Nonetheless, the City College has imposed mandatory reductions on teachers and staff for the remainder of the school year. The cuts equal 4.4 percent, but because they are being levied in only half a year, it’s more like receiving a 9 percent reduction.
“We are hearing from faculty that they are moving out of their homes and apartments to move in with parents,” Messer said. “And we’re hearing from a substantial number of faculty who are choosing to apply for jobs in other places at this point.”
The AFT has filed a grievance and an unfair labor practice charge, but the fate of those actions likely won’t be determined for months.
A former California Supreme Court judge and one of the most experienced labor law experts in the state, Professor Joseph Grodin of UC Hastings, told NBC Bay Area Tuesday that examining the language of labor contracts is anything but simple.

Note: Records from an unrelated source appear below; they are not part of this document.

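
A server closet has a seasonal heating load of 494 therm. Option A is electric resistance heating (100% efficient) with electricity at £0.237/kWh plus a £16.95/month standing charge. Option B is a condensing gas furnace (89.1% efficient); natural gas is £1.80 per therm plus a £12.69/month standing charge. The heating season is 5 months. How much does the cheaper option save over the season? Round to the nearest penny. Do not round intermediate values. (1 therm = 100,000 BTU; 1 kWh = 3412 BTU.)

£2454.68

Heat load = 494 therm × 100,000 = 49,400,000 BTU
Gas: input = 49,400,000 / 0.891 = 55,443,322 BTU = 554.4 therm → 554.4 × £1.80 = £997.98; + 5 × £12.69 standing = £1,061.43
Electric: 49,400,000 BTU / 3412 = 14,480 kWh → × £0.237 = £3,431.36; + 5 × £16.95 standing = £3,516.11
Difference = |£1,061.43 − £3,516.11| = £2,454.68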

“The arbitrator will have to decide what the language means, and if you’re asking me to predict how the arbitrator will decide, sorry I can’t do that,” Grodin said.
But the entire discussion prompts a more important question: Is a decision by the Public Employment Relations Board to pursue a settlement, or even adjudication, relevant?
The two sides are arguing over a 5 percent reduction in wages moving forward, with expected savings in the $4-million to $5-million range.
Furthermore, over the last four years, the AFT has agreed to salary cuts and freezes that have saved the college some $13 million.
But the problem is much larger than the current discussion.
According to CCSF, about 90 percent of its budget is devoted to employee compensation and benefits. That’s not only the top figure in the state, but it’s also a focal point of the Accreditation Commission, which singled out CCSF’s pay structure as its single largest hurdle.
The college has until March 15 to demonstrate to the Commission its long-term viability, and a large part of that process is corralling a hefty pay and benefit package.
Passage of Proposition A, a parcel tax that will deliver $16 million a year to CCSF starting in December, may ultimately offset some of the wage cuts.
The teachers union and the college are also at odds over the use of those funds.
Examination of the total picture, however, begs a rather acute conclusion- that quibbling over $5 million a year in wages, and a few more million from Prop A revenues,
when CCSF has a $185 million budget and major issues to address, seems like a quick recipe to sink the college and its quest for accreditation in March.
CORRECTION: In the video above, 90 percent of the college budget refers to employee benefits and compensation, not just the faculty pay and benefits.